On The Deals Shaping Our Economy

South Africa’s Communications Minister Solly Malatsi has officially directed the regulator, Icasa, to amend rules that have long blocked Elon Musk's Starlink from operating in the country.

  • The Change: The directive instructs Icasa to accept "Equity Equivalent Investment Programmes" (EEIPs).

  • How it Works: Instead of meeting the strict requirement to sell 30% equity to historically disadvantaged groups (HDG), multinationals could instead invest in skills development, infrastructure, and digital inclusion.

  • Why it Matters: This policy shift is explicitly designed to accelerate broadband access and lower costs by allowing international giants like SpaceX to enter the market without diluting ownership.

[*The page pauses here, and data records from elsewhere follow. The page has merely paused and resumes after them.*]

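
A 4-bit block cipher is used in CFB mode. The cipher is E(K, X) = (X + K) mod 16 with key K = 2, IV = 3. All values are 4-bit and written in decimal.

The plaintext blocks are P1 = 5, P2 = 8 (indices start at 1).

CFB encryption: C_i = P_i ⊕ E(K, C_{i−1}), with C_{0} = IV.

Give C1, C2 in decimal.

C1 = 0, C2 = 10

C1: E(K, 3) = 5; 5 ⊕ 5 = 0.
C2: E(K, 0) = 2; 8 ⊕ 2 = 10.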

"The directive is given having regard to the need to promote numerous policy goals... taking account of the contribution to investment and competition that can be made by international entities."

Minister Solly Malatsi

The Backlash: ANC Cries Foul

The African National Congress (ANC) has fiercely rejected the move, accusing the Democratic Alliance (DA) minister of "serious overreach" and undermining transformation.

  • The Friction: The ANC argues that replacing ownership with "equivalents" threatens the country's transformation framework and bypasses parliamentary oversight.

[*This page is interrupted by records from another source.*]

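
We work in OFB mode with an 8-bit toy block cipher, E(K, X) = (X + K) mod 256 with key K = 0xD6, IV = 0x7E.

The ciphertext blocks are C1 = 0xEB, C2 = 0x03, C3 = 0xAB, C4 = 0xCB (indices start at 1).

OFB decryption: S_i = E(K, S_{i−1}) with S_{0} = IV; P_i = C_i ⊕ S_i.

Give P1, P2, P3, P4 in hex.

P1 = 0xBF, P2 = 0x29, P3 = 0xAB, P4 = 0x1D

P1: S = E(K, 0x7E) = 0x54; 0xEB ⊕ 0x54 = 0xBF.
P2: S = E(K, 0x54) = 0x2A; 0x03 ⊕ 0x2A = 0x29.
P3: S = E(K, 0x2A) = 0x00; 0xAB ⊕ 0x00 = 0xAB.
P4: S = E(K, 0x00) = 0xD6; 0xCB ⊕ 0xD6 = 0x1D.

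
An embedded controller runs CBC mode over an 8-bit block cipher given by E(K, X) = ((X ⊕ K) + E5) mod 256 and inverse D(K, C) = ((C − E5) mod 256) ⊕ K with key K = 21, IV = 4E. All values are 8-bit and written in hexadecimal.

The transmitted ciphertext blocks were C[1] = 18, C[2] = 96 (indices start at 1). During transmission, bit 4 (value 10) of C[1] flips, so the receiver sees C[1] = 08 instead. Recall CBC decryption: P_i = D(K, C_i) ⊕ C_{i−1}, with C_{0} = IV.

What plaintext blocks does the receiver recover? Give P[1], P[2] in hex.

P[1] = 4C, P[2] = 98

Only C[1] changed, to 08. In CBC, a change in C_i garbles P_i and flips the same bit in P_{i+1}. Decrypting the received ciphertext:
P[1]: D(K, 08) = 02; 02 ⊕ 4E = 4C.
P[2]: D(K, 96) = 90; 90 ⊕ 08 = 98.
Blocks that differ from the original plaintext: P[1], P[2].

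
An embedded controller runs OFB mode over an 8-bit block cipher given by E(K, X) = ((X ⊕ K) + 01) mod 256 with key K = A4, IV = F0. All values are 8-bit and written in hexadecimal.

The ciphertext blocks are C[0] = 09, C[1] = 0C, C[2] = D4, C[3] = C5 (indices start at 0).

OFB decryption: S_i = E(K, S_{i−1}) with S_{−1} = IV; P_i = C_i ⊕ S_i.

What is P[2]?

P[2] = 83

P[0]: S = E(K, F0) = 55; 09 ⊕ 55 = 5C.
P[1]: S = E(K, 55) = F2; 0C ⊕ F2 = FE.
P[2]: S = E(K, F2) = 57; D4 ⊕ 57 = 83.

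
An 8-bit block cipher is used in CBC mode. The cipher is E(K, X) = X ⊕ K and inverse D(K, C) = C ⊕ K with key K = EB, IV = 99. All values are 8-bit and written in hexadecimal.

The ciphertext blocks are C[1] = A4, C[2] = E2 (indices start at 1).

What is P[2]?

P[2] = AD

CBC decryption: P_i = D(K, C_i) ⊕ C_{i−1}, with C_{0} = IV.
P[2]: D(K, E2) = 09; 09 ⊕ A4 = AD.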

  • The Accusation: They claim this mirrors a trend where DA ministers "seek to bypass Parliament" to reform laws through executive directives.

"South Africa has invested decades building an ICT sector that promotes inclusion... [this] risks reversing hard-won gains and entrenching foreign dominance."

ANC Statement

The "Culture War": Musk Weighs In

Elon Musk escalated the tension on X (formerly Twitter), framing the regulatory hurdles as evidence of systemic bias against white South Africans.

  • The Claim: Musk tweeted that South Africa now has "more anti-White laws than Apartheid had anti-Black laws," sharing a graph from the Free Market Foundation depicting a rise in race-based legislation.

  • The Sentiment: He called the current legal landscape "deeply wrong" and argued for "no race-based laws".

Reality Check: The Inequality Gap

While Musk criticizes the volume of race-based laws, fresh data highlights the structural economic disparities the laws were designed to address.

Metric

Statistic

Wealth Concentration

The richest 10% hold 86% of South Africa's wealth, while the bottom 50% hold virtually nothing.

Land Ownership

The 2017 land audit reveals that white South Africans own 72% of farms and agricultural holdings, compared to just 4% held by black South Africans.

Poverty

Despite progress, 23 million citizens still live below the poverty line, with rural and female-headed households most affected.

The Bottom Line

The Starlink debate is no longer just about faster internet. It has become a proxy war over the Government of National Unity's stability, the validity of Black Economic Empowerment (BEE), and the persistent legacy of economic inequality.